Does Probability theory require empirical research to justify or is it pure math? We can prove the fundamental theorem of calculus without any reference to empirical data. We can't "prove" coulomb's law, we make experiments and describe the phenomena using mathematical tools. Where does Probability fall on that spectrum? if Probability suppose to predict natural phenomenon wouldn't you need to verify it works via experiments? If so, why is it considered a part of Math and not Physics? If empirical observations aren't needed, that means we can prove that the limit of(a(n)\n), a- number of times a coin lands on heads, n- number of throws, converges to 0.5 as n goes to infinity. Same as we can prove any other Theorem using only a pen and paper, But to me, that doesn't make any sense.

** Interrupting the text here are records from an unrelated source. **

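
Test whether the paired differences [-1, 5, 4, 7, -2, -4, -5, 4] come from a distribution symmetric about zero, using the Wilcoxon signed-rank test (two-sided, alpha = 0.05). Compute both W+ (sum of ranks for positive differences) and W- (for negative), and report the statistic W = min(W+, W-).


Step 1: Drop any zero differences (none here) and take |d_i|.
|d| = [1, 5, 4, 7, 2, 4, 5, 4]
Step 2: Midrank |d_i| (ties get averaged ranks).
ranks: |1|->1, |5|->6.5, |4|->4, |7|->8, |2|->2, |4|->4, |5|->6.5, |4|->4
Step 3: Attach original signs; sum ranks with positive sign and with negative sign.
W+ = 6.5 + 4 + 8 + 4 = 22.5
W- = 1 + 2 + 4 + 6.5 = 13.5
(Check: W+ + W- = 36 should equal n(n+1)/2 = 36.)
Step 4: Test statistic W = min(W+, W-) = 13.5.
Step 5: Ties in |d|, so use the tie-corrected normal approximation.
        E[W] = n(n+1)/4 = 8*9/4 = 18.
        Tie groups: |d|=4 (t=3), |d|=5 (t=2); sum(t^3 - t) = 30.
        Var[W] = n(n+1)(2n+1)/24 - sum(t^3-t)/48 = 1224/24 - 30/48 = 50.375.
        z = (W - E[W]) / sqrt(Var[W]) = (13.5 - 18) / 7.0975 = -0.6340.
        Two-sided p = 2*Phi(z) = 0.526066.
Step 6: alpha = 0.05. fail to reject H0.

W+ = 22.5, W- = 13.5, W = min = 13.5, p = 0.526066, fail to reject H0.


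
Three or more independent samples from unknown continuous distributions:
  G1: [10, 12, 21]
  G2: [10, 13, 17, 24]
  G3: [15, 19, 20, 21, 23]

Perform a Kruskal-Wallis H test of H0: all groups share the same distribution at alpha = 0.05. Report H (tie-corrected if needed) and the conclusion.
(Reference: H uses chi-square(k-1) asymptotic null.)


Step 1: Combine all N = 12 observations and assign midranks.
sorted (value, group, rank): (10,G1,1.5), (10,G2,1.5), (12,G1,3), (13,G2,4), (15,G3,5), (17,G2,6), (19,G3,7), (20,G3,8), (21,G1,9.5), (21,G3,9.5), (23,G3,11), (24,G2,12)
Step 2: Sum ranks within each group.
R_1 = 14 (n_1 = 3)
R_2 = 23.5 (n_2 = 4)
R_3 = 40.5 (n_3 = 5)
Step 3: H = 12/(N(N+1)) * sum(R_i^2/n_i) - 3(N+1)
     = 12/(12*13) * (14^2/3 + 23.5^2/4 + 40.5^2/5) - 3*13
     = 0.076923 * 531.446 - 39
     = 1.880449.
Step 4: Ties present; correction factor C = 1 - 12/(12^3 - 12) = 0.993007. Corrected H = 1.880449 / 0.993007 = 1.893691.
Step 5: Under H0, H ~ chi^2(2); p-value = 0.387963.
Step 6: alpha = 0.05. fail to reject H0.

H = 1.8937, df = 2, p = 0.387963, fail to reject H0.


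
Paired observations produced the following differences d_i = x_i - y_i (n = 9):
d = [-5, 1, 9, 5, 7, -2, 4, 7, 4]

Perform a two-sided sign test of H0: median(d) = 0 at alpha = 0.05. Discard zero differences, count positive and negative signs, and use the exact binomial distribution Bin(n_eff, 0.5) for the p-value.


Step 1: Discard zero differences. Original n = 9; n_eff = number of nonzero differences = 9.
Nonzero differences (with sign): -5, +1, +9, +5, +7, -2, +4, +7, +4
Step 2: Count signs: positive = 7, negative = 2.
Step 3: Under H0: P(positive) = 0.5, so the number of positives S ~ Bin(9, 0.5).
Step 4: Two-sided exact p-value = sum of Bin(9,0.5) probabilities at or below the observed probability = 0.179688.
Step 5: alpha = 0.05. fail to reject H0.

n_eff = 9, pos = 7, neg = 2, p = 0.179688, fail to reject H0.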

I don't see how pure Math can be used to PROVE physical phenomenons.  
 A: These days it is easy to simulate many probability problems with computers and come up with a good idea about the correct answer. 

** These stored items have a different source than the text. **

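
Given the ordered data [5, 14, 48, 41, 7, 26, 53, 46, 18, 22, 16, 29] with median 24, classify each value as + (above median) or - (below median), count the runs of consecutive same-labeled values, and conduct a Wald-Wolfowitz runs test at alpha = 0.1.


Step 1: Compute median = 24; label A = above, B = below.
Labels in order: BBAABAAABBBA  (n_A = 6, n_B = 6)
Step 2: Count runs R = 6.
Step 3: Under H0 (random ordering), E[R] = 2*n_A*n_B/(n_A+n_B) + 1 = 2*6*6/12 + 1 = 7.0000.
        Var[R] = 2*n_A*n_B*(2*n_A*n_B - n_A - n_B) / ((n_A+n_B)^2 * (n_A+n_B-1)) = 4320/1584 = 2.7273.
        SD[R] = 1.6514.
Step 4: Continuity-corrected z = (R + 0.5 - E[R]) / SD[R] = (6 + 0.5 - 7.0000) / 1.6514 = -0.3028.
Step 5: Two-sided p-value via normal approximation = 2*(1 - Phi(|z|)) = 0.762069.
Step 6: alpha = 0.1. fail to reject H0.

R = 6, z = -0.3028, p = 0.762069, fail to reject H0.


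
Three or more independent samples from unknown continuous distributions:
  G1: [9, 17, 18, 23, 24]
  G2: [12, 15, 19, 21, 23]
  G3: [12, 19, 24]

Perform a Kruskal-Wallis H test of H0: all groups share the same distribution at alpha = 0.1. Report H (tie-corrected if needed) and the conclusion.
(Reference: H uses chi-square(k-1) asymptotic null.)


Step 1: Combine all N = 13 observations and assign midranks.
sorted (value, group, rank): (9,G1,1), (12,G2,2.5), (12,G3,2.5), (15,G2,4), (17,G1,5), (18,G1,6), (19,G2,7.5), (19,G3,7.5), (21,G2,9), (23,G1,10.5), (23,G2,10.5), (24,G1,12.5), (24,G3,12.5)
Step 2: Sum ranks within each group.
R_1 = 35 (n_1 = 5)
R_2 = 33.5 (n_2 = 5)
R_3 = 22.5 (n_3 = 3)
Step 3: H = 12/(N(N+1)) * sum(R_i^2/n_i) - 3(N+1)
     = 12/(13*14) * (35^2/5 + 33.5^2/5 + 22.5^2/3) - 3*14
     = 0.065934 * 638.2 - 42
     = 0.079121.
Step 4: Ties present; correction factor C = 1 - 24/(13^3 - 13) = 0.989011. Corrected H = 0.079121 / 0.989011 = 0.080000.
Step 5: Under H0, H ~ chi^2(2); p-value = 0.960789.
Step 6: alpha = 0.1. fail to reject H0.

H = 0.0800, df = 2, p = 0.960789, fail to reject H0.


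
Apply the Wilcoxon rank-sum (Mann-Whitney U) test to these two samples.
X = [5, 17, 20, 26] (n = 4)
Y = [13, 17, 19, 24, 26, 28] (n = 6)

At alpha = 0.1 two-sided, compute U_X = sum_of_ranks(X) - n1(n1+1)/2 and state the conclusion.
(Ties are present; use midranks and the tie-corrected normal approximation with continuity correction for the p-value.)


Step 1: Combine and sort all 10 observations; assign midranks.
sorted (value, group): (5,X), (13,Y), (17,X), (17,Y), (19,Y), (20,X), (24,Y), (26,X), (26,Y), (28,Y)
ranks: 5->1, 13->2, 17->3.5, 17->3.5, 19->5, 20->6, 24->7, 26->8.5, 26->8.5, 28->10
Step 2: Rank sum for X: R1 = 1 + 3.5 + 6 + 8.5 = 19.
Step 3: U_X = R1 - n1(n1+1)/2 = 19 - 4*5/2 = 19 - 10 = 9.
       U_Y = n1*n2 - U_X = 24 - 9 = 15.
Step 4: Ties are present, so use the tie-corrected normal approximation (with continuity correction) for the p-value.
Step 5: p-value = 0.591778; compare to alpha = 0.1. fail to reject H0.

U_X = 9, p = 0.591778, fail to reject H0 at alpha = 0.1.


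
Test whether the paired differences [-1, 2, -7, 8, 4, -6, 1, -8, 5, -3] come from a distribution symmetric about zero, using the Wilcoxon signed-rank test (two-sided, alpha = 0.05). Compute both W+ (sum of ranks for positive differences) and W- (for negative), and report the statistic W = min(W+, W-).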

If the pure math is not helping due to complexity of problem, then the simulation is very helpful, specially if there is a debate on which solution is the correct one.

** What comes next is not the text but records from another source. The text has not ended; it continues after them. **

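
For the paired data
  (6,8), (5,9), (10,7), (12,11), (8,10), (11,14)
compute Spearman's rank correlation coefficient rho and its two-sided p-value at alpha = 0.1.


Step 1: Rank x and y separately (midranks; no ties here).
rank(x): 6->2, 5->1, 10->4, 12->6, 8->3, 11->5
rank(y): 8->2, 9->3, 7->1, 11->5, 10->4, 14->6
Step 2: d_i = R_x(i) - R_y(i); compute d_i^2.
  (2-2)^2=0, (1-3)^2=4, (4-1)^2=9, (6-5)^2=1, (3-4)^2=1, (5-6)^2=1
sum(d^2) = 16.
Step 3: rho = 1 - 6*16 / (6*(6^2 - 1)) = 1 - 96/210 = 0.542857.
Step 4: Under H0, t = rho * sqrt((n-2)/(1-rho^2)) = 1.2928 ~ t(4).
Step 5: Two-sided p-value from the t-distribution with 4 df = 0.265703.
Step 6: alpha = 0.1. fail to reject H0.

rho = 0.5429, p = 0.265703, fail to reject H0 at alpha = 0.1.


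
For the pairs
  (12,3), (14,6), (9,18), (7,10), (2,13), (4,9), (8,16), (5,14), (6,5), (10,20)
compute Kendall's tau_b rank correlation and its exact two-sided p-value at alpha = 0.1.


Step 1: Enumerate the 45 unordered pairs (i,j) with i<j and classify each by sign(x_j-x_i) * sign(y_j-y_i).
  (1,2):dx=+2,dy=+3->C; (1,3):dx=-3,dy=+15->D; (1,4):dx=-5,dy=+7->D; (1,5):dx=-10,dy=+10->D
  (1,6):dx=-8,dy=+6->D; (1,7):dx=-4,dy=+13->D; (1,8):dx=-7,dy=+11->D; (1,9):dx=-6,dy=+2->D
  (1,10):dx=-2,dy=+17->D; (2,3):dx=-5,dy=+12->D; (2,4):dx=-7,dy=+4->D; (2,5):dx=-12,dy=+7->D
  (2,6):dx=-10,dy=+3->D; (2,7):dx=-6,dy=+10->D; (2,8):dx=-9,dy=+8->D; (2,9):dx=-8,dy=-1->C
  (2,10):dx=-4,dy=+14->D; (3,4):dx=-2,dy=-8->C; (3,5):dx=-7,dy=-5->C; (3,6):dx=-5,dy=-9->C
  (3,7):dx=-1,dy=-2->C; (3,8):dx=-4,dy=-4->C; (3,9):dx=-3,dy=-13->C; (3,10):dx=+1,dy=+2->C
  (4,5):dx=-5,dy=+3->D; (4,6):dx=-3,dy=-1->C; (4,7):dx=+1,dy=+6->C; (4,8):dx=-2,dy=+4->D
  (4,9):dx=-1,dy=-5->C; (4,10):dx=+3,dy=+10->C; (5,6):dx=+2,dy=-4->D; (5,7):dx=+6,dy=+3->C
  (5,8):dx=+3,dy=+1->C; (5,9):dx=+4,dy=-8->D; (5,10):dx=+8,dy=+7->C; (6,7):dx=+4,dy=+7->C
  (6,8):dx=+1,dy=+5->C; (6,9):dx=+2,dy=-4->D; (6,10):dx=+6,dy=+11->C; (7,8):dx=-3,dy=-2->C
  (7,9):dx=-2,dy=-11->C; (7,10):dx=+2,dy=+4->C; (8,9):dx=+1,dy=-9->D; (8,10):dx=+5,dy=+6->C
  (9,10):dx=+4,dy=+15->C
Step 2: C = 24, D = 21, total pairs = 45.
Step 3: tau = (C - D)/(n(n-1)/2) = (24 - 21)/45 = 0.066667.
Step 4: Exact two-sided p-value (enumerate n! = 3628800 permutations of y under H0): p = 0.861801.
Step 5: alpha = 0.1. fail to reject H0.

tau_b = 0.0667 (C=24, D=21), p = 0.861801, fail to reject H0.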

A: In my opinion, pure mathematics may well predict natural phenomenons, given that the phenomenon is proven to have a certain mathematical property. For instance, gravity field has the mathematical property of being a vector field - one cannot invoke pure mathematics to prove that, but, having proven that, may learn a great deal about gravity. This doesn't mean that multivariable analysis must be derived from esperimenting with gravity field.
I suggest that randomness is one such mathematical property that an object may or may not have - one cannot use pure maths to justify that the object is random, but if it is, its behavior is predictable by probability theory.
A: Probability theory is a mathematical abstraction that makes no claims to prove properties of the physical world. It turns out to be an abstraction that works very well in applications of mathematics. However, the mathematical abstraction is not a theory in the sense of physics as it deals with concepts like an infinite sequence of experiments that cannot be realised or tested in the real world. Conversely, a precise analysis in terms of physics of an experiment like tossing a coin would involve issues that are outside the scope of the mathematical abstraction given by probablity theory.